Peter Lindert: Europe's welfare state
What has happened to Europe's welfare states since they were so broadly attacked in the 1980s, and why? The overall OECD experience with social transfers since the 1980s shows no overall decline in the welfare state. While its growth clearly slackened after 1980, social transfers continue to take a slowly rising share of GDP. That experience does suggest that the inexorable rise of the elderly share of the population will depress the relative disposable income of the elderly. It will not, however, lower their absolute real income, nor will it lower any category of social transfers as a share of GDP. Thus the burden on taxpayers will not abate.

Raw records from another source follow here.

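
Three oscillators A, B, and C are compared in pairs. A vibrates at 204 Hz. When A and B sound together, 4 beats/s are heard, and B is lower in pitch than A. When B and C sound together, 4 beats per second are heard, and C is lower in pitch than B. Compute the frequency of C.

B is below A, so f_B = 204 − 4 = 200 Hz.
C is below B, so f_C = 200 − 4 = 196 Hz.

196 Hz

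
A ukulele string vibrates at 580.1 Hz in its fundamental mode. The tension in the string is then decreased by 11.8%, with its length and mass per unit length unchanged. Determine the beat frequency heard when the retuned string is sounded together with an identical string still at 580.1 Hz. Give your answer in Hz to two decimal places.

For a string, f ∝ √T, so the new frequency is 580.1·√0.882 = 544.8001 Hz.
f_beat = |544.8001 − 580.1| = 35.30 Hz.

35.30 Hz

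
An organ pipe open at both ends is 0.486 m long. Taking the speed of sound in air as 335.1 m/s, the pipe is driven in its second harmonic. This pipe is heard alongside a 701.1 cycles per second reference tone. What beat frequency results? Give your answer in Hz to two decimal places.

11.59 Hz

Open pipe: f_n = n·v/(2L) = 2·335.1/(2·0.486) = 689.5062 Hz.
f_beat = |689.5062 − 701.1| = 11.59 Hz.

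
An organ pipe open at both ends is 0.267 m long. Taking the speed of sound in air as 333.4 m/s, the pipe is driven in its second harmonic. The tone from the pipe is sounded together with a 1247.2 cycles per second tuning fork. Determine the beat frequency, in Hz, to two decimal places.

Open pipe: f_n = n·v/(2L) = 2·333.4/(2·0.267) = 1248.6891 Hz.
f_beat = |1248.6891 − 1247.2| = 1.49 Hz.

1.49 Hz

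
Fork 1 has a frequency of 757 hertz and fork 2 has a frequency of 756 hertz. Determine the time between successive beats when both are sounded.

1.000 s

f_beat = |757 − 756| = 1 Hz.
Beat period T = 1 / f_beat = 1 / 1 s.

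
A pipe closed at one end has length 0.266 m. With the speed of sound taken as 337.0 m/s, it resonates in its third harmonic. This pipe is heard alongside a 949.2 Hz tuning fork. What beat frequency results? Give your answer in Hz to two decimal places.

Closed pipe (odd harmonics): f_n = n·v/(4L) = 3·337.0/(4·0.266) = 950.1880 Hz.
f_beat = |950.1880 − 949.2| = 0.99 Hz.

0.99 Hz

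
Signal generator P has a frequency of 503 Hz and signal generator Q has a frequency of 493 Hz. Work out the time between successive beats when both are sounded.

f_beat = |503 − 493| = 10 Hz.
Beat period T = 1 / f_beat = 1 / 10 s.

0.100 s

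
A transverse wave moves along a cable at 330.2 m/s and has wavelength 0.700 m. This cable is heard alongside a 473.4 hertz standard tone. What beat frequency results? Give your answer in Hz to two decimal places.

1.69 Hz

Source frequency f = v/λ = 330.2/0.700 = 471.7143 Hz.
f_beat = |471.7143 − 473.4| = 1.69 Hz.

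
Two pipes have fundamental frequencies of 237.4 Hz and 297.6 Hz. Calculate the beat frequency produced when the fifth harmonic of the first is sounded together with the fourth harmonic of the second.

3.4 Hz

Fifth harmonic of the first: 5·237.4 = 1187.0 Hz.
Fourth harmonic of the second: 4·297.6 = 1190.4 Hz.
f_beat = |1187.0 − 1190.4| = 3.4 Hz.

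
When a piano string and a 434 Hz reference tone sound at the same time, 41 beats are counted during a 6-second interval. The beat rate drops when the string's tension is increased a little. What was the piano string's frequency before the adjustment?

427.1667 Hz

Beat frequency = 41/6 = 6.8333 Hz.
|f − 434| = 6.8333, so the piano string was at either 427.1667 Hz or 440.8333 Hz.
Higher tension means higher frequency; the adjustment raises the piano string's frequency.
The beat rate fell, so the adjustment moved the piano string toward 434 Hz — it must have started below the reference.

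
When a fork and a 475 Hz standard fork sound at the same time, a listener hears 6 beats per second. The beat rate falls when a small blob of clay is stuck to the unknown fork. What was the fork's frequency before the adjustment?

|f − 475| = 6, so the fork was at either 469 Hz or 481 Hz.
Adding mass to a fork lowers its frequency; the adjustment lowers the fork's frequency.
The beat rate fell, so the adjustment moved the fork toward 475 Hz — it must have started above the reference.

481 Hz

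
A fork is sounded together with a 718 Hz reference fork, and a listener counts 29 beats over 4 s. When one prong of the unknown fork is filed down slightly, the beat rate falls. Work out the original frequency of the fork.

Beat frequency = 29/4 = 7.25 Hz.
|f − 718| = 7.25, so the fork was at either 710.75 Hz or 725.25 Hz.
Filing a prong removes mass and raises the fork's frequency; the adjustment raises the fork's frequency.
The beat rate fell, so the adjustment moved the fork toward 718 Hz — it must have started below the reference.

710.75 Hz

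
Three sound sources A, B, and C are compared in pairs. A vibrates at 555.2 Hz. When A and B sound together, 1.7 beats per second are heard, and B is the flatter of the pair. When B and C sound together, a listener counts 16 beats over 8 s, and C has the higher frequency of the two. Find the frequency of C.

B is below A, so f_B = 555.2 − 1.7 = 553.5 Hz.
B–C: Beat frequency = 16/8 = 2 Hz.
C is above B, so f_C = 553.5 + 2 = 555.5 Hz.

555.5 Hz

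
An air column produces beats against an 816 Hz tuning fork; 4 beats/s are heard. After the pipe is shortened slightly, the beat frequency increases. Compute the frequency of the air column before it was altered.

|f − 816| = 4, so the air column was at either 812 Hz or 820 Hz.
A shorter pipe has a higher fundamental; the adjustment raises the air column's frequency.
The beat rate rose, so the adjustment moved the air column further from 816 Hz — it was already above the reference.

820 Hz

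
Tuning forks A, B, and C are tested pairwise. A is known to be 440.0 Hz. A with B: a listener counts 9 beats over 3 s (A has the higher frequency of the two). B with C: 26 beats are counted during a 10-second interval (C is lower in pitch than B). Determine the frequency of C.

434.4 Hz

A–B: Beat frequency = 9/3 = 3 Hz.
B is below A, so f_B = 440.0 − 3 = 437 Hz.
B–C: Beat frequency = 26/10 = 2.6 Hz.
C is below B, so f_C = 437 − 2.6 = 434.4 Hz.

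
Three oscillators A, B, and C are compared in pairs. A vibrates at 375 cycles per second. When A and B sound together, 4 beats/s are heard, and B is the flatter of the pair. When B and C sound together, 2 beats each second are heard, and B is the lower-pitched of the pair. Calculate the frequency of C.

B is below A, so f_B = 375 − 4 = 371 Hz.
C is above B, so f_C = 371 + 2 = 373 Hz.

373 Hz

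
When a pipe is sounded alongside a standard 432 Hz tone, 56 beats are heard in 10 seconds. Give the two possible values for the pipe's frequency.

Beat frequency = 56/10 = 5.6 Hz.
|f − 432| = 5.6, so f = 432 ± 5.6.

426.4 Hz or 437.6 Hz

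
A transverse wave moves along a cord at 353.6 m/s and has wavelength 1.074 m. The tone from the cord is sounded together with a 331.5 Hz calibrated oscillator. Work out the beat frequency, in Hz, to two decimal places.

Source frequency f = v/λ = 353.6/1.074 = 329.2365 Hz.
f_beat = |329.2365 − 331.5| = 2.26 Hz.

2.26 Hz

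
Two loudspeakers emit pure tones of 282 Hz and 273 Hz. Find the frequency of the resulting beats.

f_beat = |f₁ − f₂|.
|282 − 273| = 9 Hz.

9 Hz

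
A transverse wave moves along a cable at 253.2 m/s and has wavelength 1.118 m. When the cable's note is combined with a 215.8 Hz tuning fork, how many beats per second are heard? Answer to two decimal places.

10.68 Hz

Source frequency f = v/λ = 253.2/1.118 = 226.4758 Hz.
f_beat = |226.4758 − 215.8| = 10.68 Hz.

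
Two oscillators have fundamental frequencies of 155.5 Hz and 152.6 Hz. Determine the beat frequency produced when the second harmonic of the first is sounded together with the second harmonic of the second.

Second harmonic of the first: 2·155.5 = 311.0 Hz.
Second harmonic of the second: 2·152.6 = 305.2 Hz.
f_beat = |311.0 − 305.2| = 5.8 Hz.

5.8 Hz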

On the whole, the welfare state is not an endangered species among the industrialized OECD countries. Ireland and the Netherlands are the main exceptions that have cut social transfers as a share of GDP. There are a few welfare states in the Second and Third Worlds, and more of them will probably emerge as their populations age and prosper.
Bart van Ark: A comparative perspective on technology regimes and productivity growth in Europe and the US
Although the diffusion of information and communication technology (ICT) across industries seems somewhat slower in Europe than in the United States, ICT is widely applied across industries in the economy, in particular across a wide range of service industries in the economy. The biggest difference between the EU and the US, however, seems to arise from the much slower productivity effects from ICT. The fundamental question that arises is: Is this difference simply due to a time-lag effect, as was also observed earlier for electricity and steam, meaning that Europe will catch up with the US soon? Or is the EU-US differential due to other (non-technological) factors related to differences in knowledge infrastructure, general comparative advantages, the functioning of markets and organizational changes?
The latter might mean that the US advantage in ICT use over Europe would be sustainable in the longer term. The historical analysis shows that technology diffusion and the productivity effects do not always follow the same pattern across industries, over time or across countries. The reasons for these differences are related to factors which often go beyond the application of the technology itself.